GORDON BANKS
1937 - 2019
MARTIN SAMUEL PETER SHILTON JEFF POWELL IAN LADYMAN
WHEN he sat down to talk ahead of the 50th anniversary of the greatest day of his career, Gordon Banks knew that time may no longer be on his side.
He was 78 then, back on a cold January lunchtime three years ago, and had been diagnosed with kidney cancer for the second time. That morning he had met with former Stoke City team-mates for a walk, a weekly ritual.
‘ We were talking,’ he said. ‘ Time is racing on.’
Time finally ran out on English football’s most famous goalkeeper yesterday and another link to that fabulous day at Wembley in 1966 has been cut.

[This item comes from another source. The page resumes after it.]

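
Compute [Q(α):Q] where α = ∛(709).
[Q(α):Q] = 3

The minimal polynomial of α is x^3 - 709, irreducible over Q since 709 is not a perfect cube (so x^3 - 709 has no rational root). Hence [Q(α):Q] = deg(m_α) = 3.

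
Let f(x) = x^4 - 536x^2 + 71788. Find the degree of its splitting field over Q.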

Banks was a hero in sporting terms. He did heroic things. He won the World Cup, he denied Pele. Not many did either of those.
But he was also a gentle, modest man, a lover of his profession and inspiration to those who followed. Yesterday three England goalkeepers — Jack Butland, Ben Foster and Jordan Pickford — were quick to point out their small debt to the man who so long ago had given everybody else something glorious to aim at.
Ask him for memories of the 1966 World Cup final and he would immediately talk about other people. Alan Ball and then his wife, Ursula.
Why, Banks asked when we met, could more people not see that Ball had been the best player that day at Wembley?
‘Others got the headlines but we couldn’t have won it without Bally,’ he sighed.
And why, when the England and West German players sat down together for a post-match dinner at a hotel in Kensington were the players’ wives not invited?
‘We had hardly seen them for six weeks,’ reflected Banks. ‘But they made them eat in a separate room.’
To some degree, it was this that set Banks apart a little. He could see bigger pictures, a world beyond his own involvement. When he was struck down by food poisoning ahead of the 1970 World Cup quarter-final against the Germans in Mexico, his replacement Peter Bonetti made a crucial mistake as England lost 3-2.
‘I felt sorry for him above all else,’ recalled Banks. ‘He was a fine keeper and should never be blamed. He was out of practice.’
Banks firmly believed he was poisoned deliberately that day. As years passed by, that view only hardened. He also believed England should have won the tournament.
‘Brazil won it and we were as good as them,’ he said. That tournament produced Banks’ most famous moment, his save from Pele’s header when England met Brazil in the group stages in Guadalajara. Typically, he felt he got a bit lucky.
‘The pitches were rock hard,’ he recalled three years ago.
‘The ball would come up higher than normal. It meant I could anticipate that and flick it over.’
The soles of his feet were sore that day when we met in Staffordshire, a side effect of his cancer treatment. Apart from that, you would not have known he was unwell.
He carried the burden as he carried his fame, gently.
I asked for a photograph with Banks that lunchtime, something I had not done at an interview before. I wanted to show my father. None of us meet proper heroes very often.